BotBlocker includes a dedicated API that enables deep, programmable, and highly flexible verification of all incoming visitors. This API allows developers and advanced users to integrate BotBlocker’s security logic into external systems, custom workflows, reverse proxies, load balancers, and specialized automation pipelines. By using the API, you can trigger real-time checks, apply additional filtering, and enforce security rules long before a request reaches WordPress.
The API performs a full server-side validation of the visitor, including BotBlocker’s internal detection layers such as IP analysis, DNS inspection, PTR checks, ASN lookups, user agent profiling, and behavior-based filtering. This guarantees consistent results even when requests bypass the browser or attempt to spoof parameters.
You can integrate the API with firewall appliances, NGINX or Apache rewrite layers, Cloudflare Workers, load balancers, proxies, or external SaaS platforms. This makes it possible to enforce your WordPress security rules on infrastructure levels outside WordPress itself.

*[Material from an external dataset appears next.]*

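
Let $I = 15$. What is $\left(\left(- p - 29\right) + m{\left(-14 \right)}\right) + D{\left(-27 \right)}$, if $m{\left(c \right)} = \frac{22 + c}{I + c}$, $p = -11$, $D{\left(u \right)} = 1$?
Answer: $-9$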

All checks performed via the API fully match the logic used inside WordPress. This means you can run the same high-level protection anywhere: on remote servers, in background tasks, or in external applications that pre-screen visitors.
Large installations can call the API from a reverse proxy to block unwanted traffic before it reaches WordPress, reducing resource usage and improving performance.
If you operate a network of sites, you can centralize all traffic verification on a single BotBlocker instance and use its API from each node.
The API can be used inside cron jobs, n8n workflows, CI/CD pipelines, or custom scripts to trigger IP checks, validate suspicious visitors, or automatically update blocklists.
The API returns unified JSON responses that include visitor status, detailed check results, and actionable fields: allowed, blocked, suspicious, reason, rule source, and additional metadata. This lets your external systems interpret results reliably and apply automated decisions.
The API is lightweight, fast, and optimized for high throughput, making it suitable for enterprise-level traffic and batch processing scenarios.